56 Graduates to date
Since the program launched in 2017, 56 providers have completed training, many of whom have remained in rural locations.
3 Training Centres
Built the infrastructure and training capacity at Royal Inland Hospital to launch third training centre in Kamloops, which will start in April 2023.
10 Certified EM Physicians
After successfully challenging the Emergency Medical (EM) enhanced skills exam, ten graduates have remained in rural communities.
Making a Difference
The program has created a steering committee to ensure ongoing communication and give program consistency across the multiple sites. Representation from the program (Dr. Kevin McMeel), RCCbc (Dr. Ray Markham), and REAP (Dr. John Palowich) provide input from the various stake-holder groups to ensure the geographically separated sites maintain the mission of enhancing its original rural focus.
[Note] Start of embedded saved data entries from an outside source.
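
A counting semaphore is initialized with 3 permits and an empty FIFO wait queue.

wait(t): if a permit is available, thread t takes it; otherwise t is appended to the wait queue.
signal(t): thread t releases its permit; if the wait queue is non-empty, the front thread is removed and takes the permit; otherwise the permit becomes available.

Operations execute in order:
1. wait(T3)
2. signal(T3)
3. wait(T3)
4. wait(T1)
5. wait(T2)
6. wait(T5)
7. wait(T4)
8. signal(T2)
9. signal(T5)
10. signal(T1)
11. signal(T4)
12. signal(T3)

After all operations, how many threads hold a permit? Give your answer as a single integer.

Answer: 0

Derivation:
Step 1: wait(T3) -> count=2 queue=[] holders={T3}
Step 2: signal(T3) -> count=3 queue=[] holders={none}
Step 3: wait(T3) -> count=2 queue=[] holders={T3}
Step 4: wait(T1) -> count=1 queue=[] holders={T1,T3}
Step 5: wait(T2) -> count=0 queue=[] holders={T1,T2,T3}
Step 6: wait(T5) -> count=0 queue=[T5] holders={T1,T2,T3}
Step 7: wait(T4) -> count=0 queue=[T5,T4] holders={T1,T2,T3}
Step 8: signal(T2) -> count=0 queue=[T4] holders={T1,T3,T5}
Step 9: signal(T5) -> count=0 queue=[] holders={T1,T3,T4}
Step 10: signal(T1) -> count=1 queue=[] holders={T3,T4}
Step 11: signal(T4) -> count=2 queue=[] holders={T3}
Step 12: signal(T3) -> count=3 queue=[] holders={none}
Final holders: {none} -> 0 thread(s)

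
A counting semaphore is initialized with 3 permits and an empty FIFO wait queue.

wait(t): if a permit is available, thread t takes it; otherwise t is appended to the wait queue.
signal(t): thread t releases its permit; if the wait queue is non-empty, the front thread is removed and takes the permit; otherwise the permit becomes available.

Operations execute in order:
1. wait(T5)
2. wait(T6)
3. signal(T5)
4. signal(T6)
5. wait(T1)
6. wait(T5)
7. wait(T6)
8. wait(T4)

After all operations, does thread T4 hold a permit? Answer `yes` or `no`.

Step 1: wait(T5) -> count=2 queue=[] holders={T5}
Step 2: wait(T6) -> count=1 queue=[] holders={T5,T6}
Step 3: signal(T5) -> count=2 queue=[] holders={T6}
Step 4: signal(T6) -> count=3 queue=[] holders={none}
Step 5: wait(T1) -> count=2 queue=[] holders={T1}
Step 6: wait(T5) -> count=1 queue=[] holders={T1,T5}
Step 7: wait(T6) -> count=0 queue=[] holders={T1,T5,T6}
Step 8: wait(T4) -> count=0 queue=[T4] holders={T1,T5,T6}
Final holders: {T1,T5,T6} -> T4 not in holders

Answer: no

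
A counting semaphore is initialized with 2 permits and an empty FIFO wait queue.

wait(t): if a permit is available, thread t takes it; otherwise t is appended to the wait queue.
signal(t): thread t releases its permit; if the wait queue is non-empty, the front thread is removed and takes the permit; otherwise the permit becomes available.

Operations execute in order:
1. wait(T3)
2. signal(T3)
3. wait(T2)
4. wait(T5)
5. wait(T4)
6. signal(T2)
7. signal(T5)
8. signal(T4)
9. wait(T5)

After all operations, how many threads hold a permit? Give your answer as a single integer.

Step 1: wait(T3) -> count=1 queue=[] holders={T3}
Step 2: signal(T3) -> count=2 queue=[] holders={none}
Step 3: wait(T2) -> count=1 queue=[] holders={T2}
Step 4: wait(T5) -> count=0 queue=[] holders={T2,T5}
Step 5: wait(T4) -> count=0 queue=[T4] holders={T2,T5}
Step 6: signal(T2) -> count=0 queue=[] holders={T4,T5}
Step 7: signal(T5) -> count=1 queue=[] holders={T4}
Step 8: signal(T4) -> count=2 queue=[] holders={none}
Step 9: wait(T5) -> count=1 queue=[] holders={T5}
Final holders: {T5} -> 1 thread(s)

Answer: 1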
This group will also assist in the transition from one time funding to ongoing program funding over the course of the next year as it moves from a proof-of-concept vision to a fundamental sustainable training scheme.
Meanwhile, testimonials from residents and physicians who have completed NEEP and NoEEP training shows the valuable impact of the Programs:
One graduate said they felt “much more comfortable using ultrasound in ER,” which was invaluable given there was no CT in Port Hardy.